It is often disconcerting to be living the lifestyle espoused by people whose views I generally don't agree with. While I was pregnant my mother-in-law mentioned how happy she was that all of her daughter-in-laws were staying home with their kids. I made some agreeable noises, and I certainly believe that if one of the parents wants to stay home, then that is a great situation and worth some financial sacrifices. But staying home is not magically better than working out of the home. You can stay at home and be a lousy parent (I know I am some days) and you can go to work and be a wonderful parent(as
maxemulien does and is.)
Acting as if there is only one true way to raise happy healthy kids really irritates me, and it is extra hard when people say things along the lines of "it's so good that you're staying home with your baby," because I want to tell them they're wrong, but I'm really not sure how to phrase it. I mean, on the surface I agree with them. I'm very glad to be at home with Raine and I do think the arrangement is a good one--otherwise I would try to change it. But there is a whole layer of assumptions that I don't agree with, and it irritates me that by living my life the way I do, I'm tacitly approving of those assumptions.
Of course changing my life just to defy an outmoded stereotype seems stupid, since I'm currently living the life I want, and have always wanted.

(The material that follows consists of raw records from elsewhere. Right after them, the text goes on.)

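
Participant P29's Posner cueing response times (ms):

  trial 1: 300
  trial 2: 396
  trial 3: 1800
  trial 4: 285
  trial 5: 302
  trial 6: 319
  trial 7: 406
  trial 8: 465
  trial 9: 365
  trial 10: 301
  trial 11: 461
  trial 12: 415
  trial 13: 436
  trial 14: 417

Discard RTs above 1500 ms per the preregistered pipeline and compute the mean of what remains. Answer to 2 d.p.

Excluded: 1800
Retained (n=13): Σ = 4868
Mean = 4868/13 = 374.4615

374.46 ms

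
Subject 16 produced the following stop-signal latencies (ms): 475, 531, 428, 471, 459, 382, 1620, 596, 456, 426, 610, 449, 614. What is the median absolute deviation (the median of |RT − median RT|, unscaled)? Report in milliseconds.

Sorted: 382, 426, 428, 449, 456, 459, 471, 475, 531, 596, 610, 614, 1620 → median = 471
|x − 471|: 4, 60, 43, 0, 12, 89, 1149, 125, 15, 45, 139, 22, 143
Sorted deviations: 0, 4, 12, 15, 22, 43, 45, 60, 89, 125, 139, 143, 1149 → MAD = 45

45 ms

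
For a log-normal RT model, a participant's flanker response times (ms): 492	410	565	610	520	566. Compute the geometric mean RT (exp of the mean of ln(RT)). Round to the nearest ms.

ln(RT): 6.1985, 6.0162, 6.3368, 6.4135, 6.2538, 6.3386
Mean ln(RT) = 37.5573/6 = 6.25956
Geometric mean = exp(6.25956) = 522.99 ms

523 ms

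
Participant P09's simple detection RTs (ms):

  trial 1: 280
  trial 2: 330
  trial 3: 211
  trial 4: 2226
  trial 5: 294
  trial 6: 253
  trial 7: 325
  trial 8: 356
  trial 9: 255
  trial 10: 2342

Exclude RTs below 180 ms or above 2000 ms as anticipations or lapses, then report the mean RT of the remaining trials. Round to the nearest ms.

288 ms

Excluded: 2226, 2342
Retained (n=8): Σ = 2304
Mean = 2304/8 = 288.0000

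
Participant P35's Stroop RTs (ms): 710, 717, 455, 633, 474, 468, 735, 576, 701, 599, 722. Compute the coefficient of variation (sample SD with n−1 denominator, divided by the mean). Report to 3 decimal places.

0.179

n = 11, Σ = 6790, M = 617.2727
Σ(x−M)² = 121808.182; s = √(121808.182/10) = 110.3667
CV = 110.3667 / 617.2727 = 0.17880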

Granted it's not perfect, and my vision of what I want out of my life has changed* over the years. But at heart what I have always wanted most in the world was to be a mom, and while the reality is challenging in ways I never imagined, it is also intensely satisfying and very, very right. So messing that up to make a statement is just plain silly. It just makes me feel like a bad feminist** sometimes.

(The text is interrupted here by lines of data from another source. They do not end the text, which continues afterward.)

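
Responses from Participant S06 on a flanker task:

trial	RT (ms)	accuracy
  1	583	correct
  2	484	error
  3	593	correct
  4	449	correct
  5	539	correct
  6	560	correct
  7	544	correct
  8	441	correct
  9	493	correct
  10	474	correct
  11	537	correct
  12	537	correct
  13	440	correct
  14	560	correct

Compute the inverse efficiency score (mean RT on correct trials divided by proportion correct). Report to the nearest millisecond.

Correct trials (n=13): 583, 593, 449, 539, 560, 544, 441, 493, 474, 537, 537, 440, 560
Mean correct RT = 6750/13 = 519.2308 ms
Proportion correct = 13/14
IES = 519.2308 / (13/14) = 559.172 ms

559 ms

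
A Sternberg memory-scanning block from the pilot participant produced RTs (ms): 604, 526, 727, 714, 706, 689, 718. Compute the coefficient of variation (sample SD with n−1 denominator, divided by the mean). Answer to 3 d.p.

0.113

n = 7, Σ = 4684, M = 669.1429
Σ(x−M)² = 34232.857; s = √(34232.857/6) = 75.5346
CV = 75.5346 / 669.1429 = 0.11288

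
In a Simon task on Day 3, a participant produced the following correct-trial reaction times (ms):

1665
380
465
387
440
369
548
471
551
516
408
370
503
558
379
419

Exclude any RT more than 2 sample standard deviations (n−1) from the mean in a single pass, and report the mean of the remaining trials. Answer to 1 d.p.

450.9 ms

n = 16, ΣRT = 8429, M = 526.812
Σ(x−M)² = 1450818.44; s = √(1450818.44/15) = 311.000
Cutoffs: 526.812 ± 2·311.000 → [-95.2, 1148.8]
Outside: 1665 → excluded.
Retained (n=15): Σ = 6764, mean = 6764/15 = 450.933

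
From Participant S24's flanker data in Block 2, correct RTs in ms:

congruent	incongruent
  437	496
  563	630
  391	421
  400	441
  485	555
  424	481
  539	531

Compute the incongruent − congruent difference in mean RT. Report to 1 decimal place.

M(congruent) = 3239/7 = 462.714
M(incongruent) = 3555/7 = 507.857
Difference = 507.857 − 462.714 = 45.143 ms

45.1 ms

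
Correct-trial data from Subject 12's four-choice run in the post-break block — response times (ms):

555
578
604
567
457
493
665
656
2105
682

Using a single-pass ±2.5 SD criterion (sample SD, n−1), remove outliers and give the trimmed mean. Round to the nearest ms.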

There is also the part of me that is frankly a coward, and I am relieved that I don't have to fight with my mother-in-law or my father about how I raise my daughter. And then I feel somewhat guilty, because the path I've chosen has less resistance, and I wish everyones choices were embraced as easily. Why can't we all just treat each other like unique individuals and free thinking adults?
*During my parent's divorce my father said in a kind of smug yet baffled tone, "Your mother told me what she wanted out of life was to be barefoot and pregnant, and I think I did a pretty job giving her that." I don't remember what I said in response, but my two thoughts were a) it isn't unreasonable to have ones life goals change over the course of twenty years and b) I'm sixteen and she hasn't been pregnant since I was born, so you haven't really been doing such a great job lately.
**In high school, I didn't even identify as a feminist, because I couldn't mesh my life goals with what I saw as the ideals of feminism, but I now have a broader understanding of what it means to be both a woman and an adult, which is really what feminism means to me these days--treating women like fully functional adults.